Le Bruit de la neige by Gilles Lapouge

Le Bruit de la neige by Gilles Lapouge

Auteur:Gilles Lapouge [Lapouge, Gilles]
La langue: fra
Format: epub
Publié: 0101-01-01T00:00:00+00:00


La douleur de l’autre

En ce temps-là, je fréquentais des Néo-zélandais. Un d’eux s’appelait Douglas Rupert. Il était grand et il aimait les baleines. Chaque année, il armait son bateau et sillonnait les mers du Sud en quête de délivrer les cétacés emberlificotés par mégarde dans des filets dérivants.

Une fois il avait lutté plusieurs heures dans une mer horrible. Quand il eut déchiré les mailles mortelles, il était exténué. Il manqua de s’évanouir et se réconforta d’un bon repas.

– Nous l’avions bien mérité puisque nous avions rendu la vie à cette pauvre bête.

Je lui ai demandé ce qu’ils avaient mangé.

– Des langoustes. Merveilleuses…

Je me suis gendarmé : comment avait-il eu le cœur, lui si tendre aux baleines, d’assassiner une langouste ? Douglas fut déconcerté. Il ne comprenait pas mon émotion.

– Mais voyons, me dit-il de sa voix rauque, vous oubliez qu’une baleine, comme du reste un mégaptère, un dauphin, un marsouin ou un narval, est un cétacé. Et un cétacé est un mammifère. Les femelles baleines allaitent leurs petits, comme les femelles des hommes. Vous comprenez ? Mais une langouste, allons donc ! Avez-vous jamais vu une femelle langouste donner le sein ? Ha ! Ha ! Ha ! Ce n’est pas du tout un mammifère. Une langouste, c’est un arthropode…

J’ai évoqué la question du racisme. L’amour des autres, notre compassion à la douleur universelle nous commandent d’aimer tout être humain, les Cafres et les Inuits, les messieurs boshimans ou les dames damascènes, les Zambéziens et les Corréziens, comme aussi tout être vivant, lapin, écureuil, hyène ou rhinocéros. Ou arthropode.

Le chagrin de l’autre, ai-je dit pédantesquement, est sacré, c’est un absolu, non un relatif, quelle que soit la trombine de cet autre, et peu importe que cet autre ait deux pieds, dix pieds, ou même cinquante pieds, que ses yeux soient des globes ou des facettes, que son corps soit protégé de chitine ou de plumes.

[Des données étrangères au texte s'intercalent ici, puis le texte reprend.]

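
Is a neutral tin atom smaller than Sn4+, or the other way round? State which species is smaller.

Forming Sn4+ removes 4 electrons from Sn. Fewer electrons for the same nuclear charge means less shielding and a higher Z_eff on the remaining electrons.
A cation is smaller than its parent atom: Sn4+ < Sn.

Sn4+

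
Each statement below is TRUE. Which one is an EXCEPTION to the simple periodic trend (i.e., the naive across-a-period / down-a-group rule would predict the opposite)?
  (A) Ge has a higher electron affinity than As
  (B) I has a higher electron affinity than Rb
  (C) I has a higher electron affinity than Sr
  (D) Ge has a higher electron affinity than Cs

(A)

The general trend: electron affinity increases across a period and decreases down a group.
(A) Ge (period 4, group 14) vs As (period 4, group 15): the stated order contradicts the simple trend.
(B) I (period 5, group 17) vs Rb (period 5, group 1): the stated order agrees with the simple trend.
(C) I (period 5, group 17) vs Sr (period 5, group 2): the stated order agrees with the simple trend.
(D) Ge (period 4, group 14) vs Cs (period 6, group 1): the stated order agrees with the simple trend.
The exception is (A): adding an electron to As's half-filled 4p³ is unfavourable, so Ge (4p²) has the more exothermic EA.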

Dans ma fougue, j’ai cité une phrase de Victor Hugo, consacrée à la douleur des araignées et des orties, mais Victor Hugo, Douglas s’en souciait comme d’une pomme. J’ai invoqué Brassens qui montre une belle sensibilité au chagrin de l’autre puisqu’il choisit de faire l’amour aux filles délaissées (« Cette fille est trop vilaine / Il me la faut… »).

Douglas a eu un rire assez désobligeant pour Brassens. Il réitéra qu’il aimait bien manger les langoustes, voilà tout, et le reste était littérature.

À ce moment-là, j’ai trouvé un peu par hasard, sous le coup de la colère, une idée que j’ai aussitôt exprimée (peut-être avec un peu de précipitation, même). J’ai dit à Douglas que nous ne méritons le beau nom d’homme que si nous partageons le malheur du « lointain », pas seulement celui du « prochain ». C’est trop facile de souffrir si votre mère meurt ! C’est un jeu d’enfant ! À la portée du premier venu ! Mais souffrir si votre ennemi souffre, « voilà ce que j’appelle vertu, mon bon Douglas ! ».